Does this make sense to you?
What do you think of this?
LL
Question LL, was just curious- why are you still talking to the P? Are you in circumstances which obligate you to maintain communication/contact with him?
leason learned , that sounds pretty familiar to me , it just blows my mind the effect that it had on me and also that it took so long for me to realise that that was what did it , shut down . Also, at the time I didn’t even notice it happening . Now I know what they mean by ” love is blind “, dam it
LL, I have to agree about the swirling affect on the mind. When I went to my counseling, I would cry and tell her I feel like my mind has been bent and twisted.
To be honest with everyone, how scary is it to know that someone has twisted our minds, our perceptions, our reality way out of proportion? That we cannot even recognize or trust our decisions anymore.
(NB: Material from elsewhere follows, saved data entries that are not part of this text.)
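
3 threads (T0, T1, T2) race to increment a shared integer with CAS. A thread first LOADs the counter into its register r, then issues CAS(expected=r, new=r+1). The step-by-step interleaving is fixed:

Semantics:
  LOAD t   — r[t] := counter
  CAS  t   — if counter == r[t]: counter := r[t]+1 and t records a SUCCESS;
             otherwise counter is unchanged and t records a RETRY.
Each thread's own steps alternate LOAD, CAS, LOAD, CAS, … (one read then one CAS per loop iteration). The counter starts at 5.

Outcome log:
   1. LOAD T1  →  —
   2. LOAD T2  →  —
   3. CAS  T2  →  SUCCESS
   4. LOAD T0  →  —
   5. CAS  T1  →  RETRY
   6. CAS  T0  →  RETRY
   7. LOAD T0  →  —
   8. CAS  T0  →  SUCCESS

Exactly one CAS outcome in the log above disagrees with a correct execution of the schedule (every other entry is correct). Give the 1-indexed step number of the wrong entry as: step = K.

Correct run:
#1 T1 reads 5
#2 T2 reads 5
#3 T2 CAS(5→6) writes; counter now 6
#4 T0 reads 6
#5 T1 CAS(5→6) fails; counter now 6
#6 T0 CAS(6→7) writes; counter now 7
#7 T0 reads 7
#8 T0 CAS(7→8) writes; counter now 8
Mismatch at 6.

step = 6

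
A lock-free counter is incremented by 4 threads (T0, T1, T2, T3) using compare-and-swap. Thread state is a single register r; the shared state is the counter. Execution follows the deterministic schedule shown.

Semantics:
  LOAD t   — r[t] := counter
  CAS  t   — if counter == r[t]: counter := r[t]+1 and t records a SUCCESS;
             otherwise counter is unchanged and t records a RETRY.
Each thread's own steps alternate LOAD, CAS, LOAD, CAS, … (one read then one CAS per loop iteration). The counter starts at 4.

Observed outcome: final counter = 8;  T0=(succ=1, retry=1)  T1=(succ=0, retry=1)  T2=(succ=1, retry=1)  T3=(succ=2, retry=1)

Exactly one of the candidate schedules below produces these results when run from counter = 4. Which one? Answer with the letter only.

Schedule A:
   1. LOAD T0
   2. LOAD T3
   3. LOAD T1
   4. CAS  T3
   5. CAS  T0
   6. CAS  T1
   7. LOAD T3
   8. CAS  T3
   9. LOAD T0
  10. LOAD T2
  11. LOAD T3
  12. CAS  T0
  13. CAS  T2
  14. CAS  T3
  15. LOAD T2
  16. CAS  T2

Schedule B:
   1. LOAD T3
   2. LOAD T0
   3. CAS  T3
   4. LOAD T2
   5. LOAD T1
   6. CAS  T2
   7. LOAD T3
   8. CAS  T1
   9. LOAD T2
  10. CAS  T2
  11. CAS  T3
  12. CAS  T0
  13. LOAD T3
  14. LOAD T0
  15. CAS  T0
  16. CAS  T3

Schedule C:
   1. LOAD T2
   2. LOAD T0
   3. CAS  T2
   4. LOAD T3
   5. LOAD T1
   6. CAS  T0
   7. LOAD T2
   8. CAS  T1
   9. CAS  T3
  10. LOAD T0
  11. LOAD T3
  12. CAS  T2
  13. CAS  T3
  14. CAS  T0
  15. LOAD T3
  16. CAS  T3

A

Tracing schedule A:
T0 LOAD — after: cnt=4, r=4 — load
T3 LOAD — after: cnt=4, r=4 — load
T1 LOAD — after: cnt=4, r=4 — load
T3 CAS — after: cnt=5, r=4 — ok
T0 CAS — after: cnt=5, r=4 — retry
T1 CAS — after: cnt=5, r=4 — retry
T3 LOAD — after: cnt=5, r=5 — load
T3 CAS — after: cnt=6, r=5 — ok
T0 LOAD — after: cnt=6, r=6 — load
T2 LOAD — after: cnt=6, r=6 — load
T3 LOAD — after: cnt=6, r=6 — load
T0 CAS — after: cnt=7, r=6 — ok
T2 CAS — after: cnt=7, r=6 — retry
T3 CAS — after: cnt=7, r=6 — retry
T2 LOAD — after: cnt=7, r=7 — load
T2 CAS — after: cnt=8, r=7 — ok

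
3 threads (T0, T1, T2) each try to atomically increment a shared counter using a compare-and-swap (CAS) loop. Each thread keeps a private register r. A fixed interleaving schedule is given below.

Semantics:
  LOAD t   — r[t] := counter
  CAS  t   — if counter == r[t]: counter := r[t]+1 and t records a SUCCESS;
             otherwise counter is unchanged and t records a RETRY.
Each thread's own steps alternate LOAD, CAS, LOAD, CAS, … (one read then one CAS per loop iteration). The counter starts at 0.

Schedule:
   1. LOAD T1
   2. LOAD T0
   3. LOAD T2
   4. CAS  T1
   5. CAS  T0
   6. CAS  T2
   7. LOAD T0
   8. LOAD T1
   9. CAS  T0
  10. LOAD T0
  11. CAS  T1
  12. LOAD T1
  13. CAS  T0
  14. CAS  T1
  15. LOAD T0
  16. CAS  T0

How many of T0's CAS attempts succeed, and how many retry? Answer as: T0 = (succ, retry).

   1) LOAD T1:  M=0  r_T1=0
   2) LOAD T0:  M=0  r_T0=0
   3) LOAD T2:  M=0  r_T2=0
   4) CAS  T1:  M=1  r_T1=0 ✓
   5) CAS  T0:  M=1  r_T0=0 ✗
   6) CAS  T2:  M=1  r_T2=0 ✗
   7) LOAD T0:  M=1  r_T0=1
   8) LOAD T1:  M=1  r_T1=1
   9) CAS  T0:  M=2  r_T0=1 ✓
  10) LOAD T0:  M=2  r_T0=2
  11) CAS  T1:  M=2  r_T1=1 ✗
  12) LOAD T1:  M=2  r_T1=2
  13) CAS  T0:  M=3  r_T0=2 ✓
  14) CAS  T1:  M=3  r_T1=2 ✗
  15) LOAD T0:  M=3  r_T0=3
  16) CAS  T0:  M=4  r_T0=3 ✓

T0 = (3, 1)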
It scares the shiat out of me that my mind has been tampered with and I didn’t even see it coming until the damage was done and it was over.
Quest,
I know, right??? And (schnoodles), that’s where all the swirling comes from. My mind is STILL so twisted into knots. There are several things he said or did to me that were partial truths. He was the KING OF SWIRL!!!!! Several conversations or situations come up in my mind now, just out of the blue….and I keep asking myself, okay, so I know THAT was probably not true, although there was some TRUTH to it!!!! When you’re hearing it, it’s shut down time. When you’re RELIVING IT< it's um……..what was TRUTH??? I got so lost in trying to perceive and discern the truth from the lies that I even shut down my GUTT response to which "um, this is a HALF TRUTH which equals a LIE). This is the stuff that has one questioning one's very SANITY….and over the course of many years, it takes its toll emotionally and physically. And during all of it, I lost my sense of self, my sense of judgment. His reality was so different from the truth. A live human being, lying to my face, but with just enough truth that I could never prove the lie.
And THAT is the hardest part of all of this for me and what has kept me from wondering whether or not my perceptions of him being a spath were true at all, even though I do know the truth of it.
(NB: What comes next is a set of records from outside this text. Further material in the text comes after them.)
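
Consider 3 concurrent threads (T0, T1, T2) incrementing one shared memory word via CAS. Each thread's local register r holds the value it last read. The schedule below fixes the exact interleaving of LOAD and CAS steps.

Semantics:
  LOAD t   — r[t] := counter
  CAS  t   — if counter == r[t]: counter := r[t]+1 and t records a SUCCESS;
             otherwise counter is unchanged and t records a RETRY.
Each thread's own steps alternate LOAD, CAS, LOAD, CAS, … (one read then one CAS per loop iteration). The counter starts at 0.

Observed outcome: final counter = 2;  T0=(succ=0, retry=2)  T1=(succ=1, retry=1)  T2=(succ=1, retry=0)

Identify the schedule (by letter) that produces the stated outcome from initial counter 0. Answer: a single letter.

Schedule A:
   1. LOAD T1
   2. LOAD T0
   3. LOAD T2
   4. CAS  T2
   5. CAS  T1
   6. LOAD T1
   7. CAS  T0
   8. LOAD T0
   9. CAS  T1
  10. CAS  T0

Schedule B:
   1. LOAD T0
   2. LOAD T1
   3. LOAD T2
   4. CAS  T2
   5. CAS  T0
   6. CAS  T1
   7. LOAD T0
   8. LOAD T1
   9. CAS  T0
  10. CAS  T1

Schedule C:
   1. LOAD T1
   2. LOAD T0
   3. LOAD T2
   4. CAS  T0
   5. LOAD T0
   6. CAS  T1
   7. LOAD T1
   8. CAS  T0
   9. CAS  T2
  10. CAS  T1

Simulating candidate A:
1. LOAD T1 → mem=0 r[T1]=0 [LOAD]
2. LOAD T0 → mem=0 r[T0]=0 [LOAD]
3. LOAD T2 → mem=0 r[T2]=0 [LOAD]
4. CAS T2 → mem=1 r[T2]=0 [OK]
5. CAS T1 → mem=1 r[T1]=0 [RETRY]
6. LOAD T1 → mem=1 r[T1]=1 [LOAD]
7. CAS T0 → mem=1 r[T0]=0 [RETRY]
8. LOAD T0 → mem=1 r[T0]=1 [LOAD]
9. CAS T1 → mem=2 r[T1]=1 [OK]
10. CAS T0 → mem=2 r[T0]=1 [RETRY]

A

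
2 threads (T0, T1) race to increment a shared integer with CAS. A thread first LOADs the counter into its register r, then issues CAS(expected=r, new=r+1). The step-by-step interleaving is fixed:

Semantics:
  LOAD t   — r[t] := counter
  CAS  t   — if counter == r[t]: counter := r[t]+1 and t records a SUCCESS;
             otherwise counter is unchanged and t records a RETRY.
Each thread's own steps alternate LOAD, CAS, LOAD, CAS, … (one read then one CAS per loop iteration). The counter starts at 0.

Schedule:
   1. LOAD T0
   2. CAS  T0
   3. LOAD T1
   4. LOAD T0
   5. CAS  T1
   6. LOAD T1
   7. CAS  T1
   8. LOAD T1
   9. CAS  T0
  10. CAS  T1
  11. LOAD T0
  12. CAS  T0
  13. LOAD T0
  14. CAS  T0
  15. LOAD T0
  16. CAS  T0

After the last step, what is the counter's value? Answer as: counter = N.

counter = 7

step 1: T0 LOAD ⇒ load; ctr=0 reg=0
step 2: T0 CAS ⇒ ok; ctr=1 reg=0
step 3: T1 LOAD ⇒ load; ctr=1 reg=1
step 4: T0 LOAD ⇒ load; ctr=1 reg=1
step 5: T1 CAS ⇒ ok; ctr=2 reg=1
step 6: T1 LOAD ⇒ load; ctr=2 reg=2
step 7: T1 CAS ⇒ ok; ctr=3 reg=2
step 8: T1 LOAD ⇒ load; ctr=3 reg=3
step 9: T0 CAS ⇒ retry; ctr=3 reg=1
step 10: T1 CAS ⇒ ok; ctr=4 reg=3
step 11: T0 LOAD ⇒ load; ctr=4 reg=4
step 12: T0 CAS ⇒ ok; ctr=5 reg=4
step 13: T0 LOAD ⇒ load; ctr=5 reg=5
step 14: T0 CAS ⇒ ok; ctr=6 reg=5
step 15: T0 LOAD ⇒ load; ctr=6 reg=6
step 16: T0 CAS ⇒ ok; ctr=7 reg=6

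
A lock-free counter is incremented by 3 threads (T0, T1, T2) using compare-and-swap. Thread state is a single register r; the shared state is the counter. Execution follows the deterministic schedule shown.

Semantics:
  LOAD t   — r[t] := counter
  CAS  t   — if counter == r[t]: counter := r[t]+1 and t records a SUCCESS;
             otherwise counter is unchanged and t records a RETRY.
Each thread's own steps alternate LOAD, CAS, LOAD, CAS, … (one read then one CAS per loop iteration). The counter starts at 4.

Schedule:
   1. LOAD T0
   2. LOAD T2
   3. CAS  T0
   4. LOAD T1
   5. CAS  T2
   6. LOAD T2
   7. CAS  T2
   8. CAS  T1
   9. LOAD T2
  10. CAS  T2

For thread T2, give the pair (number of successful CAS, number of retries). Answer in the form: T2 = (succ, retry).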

The only way is NC. Quest, you've been NC a long time. Your article was very helpful in bringing this to light to mull it over somewhat.
Thanks a bunch!
LL
Dance,
He is the father of my children. I’m extremely emotionally distant from him. He’s also paying child support. I told him to inform me when and if he returns to jail so that I could adjust my finances accordingly. That was the reason for his calling me, which led to a very interesting conversation (one which I was completely coming from the perspective of observer) and some revealing behaviors with regards to him and his twisted perspectives about life, women and what the underlying psychopathology really is. He was quite different than ex POS. He was more the psychopath that many talk about here. Using people for a place to live, women for sex, extremely violent, outwardly alcoholic and such. I think this is part of the reason I missed exPOS in initial recognition. He was like a soft warm gentle breeze compared to what I was married too. This is also what makes it so much more difficult for me to integrate that POS is spath, because he owns a home, wears nice clothes, drives a nice car and spends to the hilt. But underneath it all was something incredibly abusive. It was not what I expected at all.